Another Republican Joins the Race for California Governor. Do They Have a Chance?

by | July 5, 2017

By Seema Mehta

Arguing that California is at a crucial crossroads, Republican David Hadley is announcing a bid to be the state's next governor. The former assemblyman, who voted against Donald Trump in the fall, is a social moderate and fiscal conservative whose 2018 candidacy could galvanize the GOP establishment in a state where it is at a significant disadvantage.

Hadley, 52, is the third prominent Republican to enter the field, joining businessman John Cox and Assemblyman Travis Allen. The Democratic field is similarly crowded. In California, voters choose from all of the candidates during the primary and the top two vote-getters advance to the general election, regardless of party.

"I've decided that I can fill an important role in this election, I think we can win this race, I think we can bring important changes and important reforms to California, and I think I'm the right guy to do it," Hadley told The Times. "We can't have this race be a debate between a Democrat and a socialist."

He didn't specify about whom his remarks were directed at, but the best-known Democratic hopefuls in the race are Lt.
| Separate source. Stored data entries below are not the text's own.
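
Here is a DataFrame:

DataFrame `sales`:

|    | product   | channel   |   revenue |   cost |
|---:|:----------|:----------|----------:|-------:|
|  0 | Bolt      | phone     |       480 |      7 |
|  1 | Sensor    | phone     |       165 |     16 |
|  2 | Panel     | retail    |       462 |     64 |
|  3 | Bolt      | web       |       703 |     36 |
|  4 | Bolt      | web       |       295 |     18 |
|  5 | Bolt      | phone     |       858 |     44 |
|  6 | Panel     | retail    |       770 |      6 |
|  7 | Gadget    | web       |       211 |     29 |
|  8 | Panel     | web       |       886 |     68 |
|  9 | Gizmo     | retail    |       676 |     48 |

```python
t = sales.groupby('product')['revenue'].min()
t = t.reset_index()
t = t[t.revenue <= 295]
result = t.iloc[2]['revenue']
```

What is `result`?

165

group by product, min of revenue:
product
Bolt      295
Gadget    211
Gizmo     676
Panel     462
Sensor    165
Name: revenue, dtype: int64
reset_index():
  product  revenue
0    Bolt      295
1  Gadget      211
2   Gizmo      676
3   Panel      462
4  Sensor      165
filter rows where revenue <= 295:
  product  revenue
0    Bolt      295
1  Gadget      211
4  Sensor      165
Then the value at position 2, column 'revenue': 165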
Gov. Gavin Newsom, former L.A. Mayor Antonio Villaraigosa and state Treasurer John Chiang.

The last time a Republican candidate was elected statewide was more than a decade ago, and Democrats have a 19-point edge in voter registration. The Democratic gubernatorial candidates have a head start and have raised more than $20 million combined.The state's top-two primary could keep a Republican off the November 2018 ballot, a repeat of what happened in the 2016 U.S. Senate race.

But Hadley believes a Republican has a chance to appeal to voters who believe Democrats have gone too far with the Legislature's recent passage of an increase in the gas tax and vehicle registration fees. and Democrats' unsuccessful attempt to create a single-payer healthcare system in California.

"On so many issues, the leadership in Sacramento does not reflect the values of the residents of California," he said.

Specifically, Hadley said he hopes to build a coalition of center-right voters as well as non-Republicans willing to cross party lines. He plans to roll out the endorsements of more than 20 GOP members of the Legislature soon.

Hadley is a Fullerton native, a businessman who served in the Assembly for two years and a father of four who lives in Manhattan Beach with his wife Suzanne.

He opened a gubernatorial exploratory committee in the spring, but held off on making it official until now. The announcement is coming just after San Diego Mayor Kevin Faulconer, who was facing pressure from national and state GOP leaders to enter the race, announced he would not run.

Hadley declined to say whether Faulconer's announcement influenced his decision, but the mayor is better known among voters and donors. And they would have been vying for the same types of supporters because of similar ideological profiles and demonstrated crossover appeal being elected in places where Democrats outnumber Republicans.

In 2014, Hadley won the South Bay Assembly seat by a 0.6% margin, ousting Democrat Al Muratsuchi in a low-turnout race. Two years later, Muratsuchi reclaimed the seat with an eight-point margin of victory, thanks to energized Democratic turnout because of the presidential election in the Democratic-leaning district.

Hadley did not cast a long political shadow during his time in Sacramento, though he did successfully push through bills to increase transparency of school employee misconduct and roll back civil-asset forfeiture laws.

Hadley occasionally broke with his party on issues such as renewable energy, a reflection of voters' views in his swing district.

Republican donors have been reluctant to fund statewide candidates in California given the party's losing track record. But that may change in 2018, because there are seven congressional races in the state that are crucial to GOP efforts to retain control of the House of Representatives. GOP leaders believe it is key to have a strong candidate at the top of the ticket to drive Republican turnout and protect both those incumbents and their congressional majority.

Some of the establishment donors and power brokers who would have backed Faulconer are likely to give Hadley a look. He has existing ties to some, notably Charles Munger Jr. The GOP mega-donor's independent expenditure committee spent more than $1.4 million trying to boost Hadley in his unsuccessful reelection race.

Muratsuchi worked hard to tie Hadley to Trump, despite Hadley openly opposing Trump's presidential bid. (He voted for libertarian Gary Johnson).

If Hadley advances to the general election in the gubernatorial race, he runs the same risk given the polarized climate in a state Trump lost by more than 4 million votes.

Hadley said he doesn't intend to turn the race into a referendum on the president.

"This is not going to be a campaign about reacting to every tweet or real or made-up outrage out of Washington," Hadley said, noting that Trump is not responsible for the state's high level of poverty, failing schools and high taxes. "This is going to be a campaign focused on the future of California."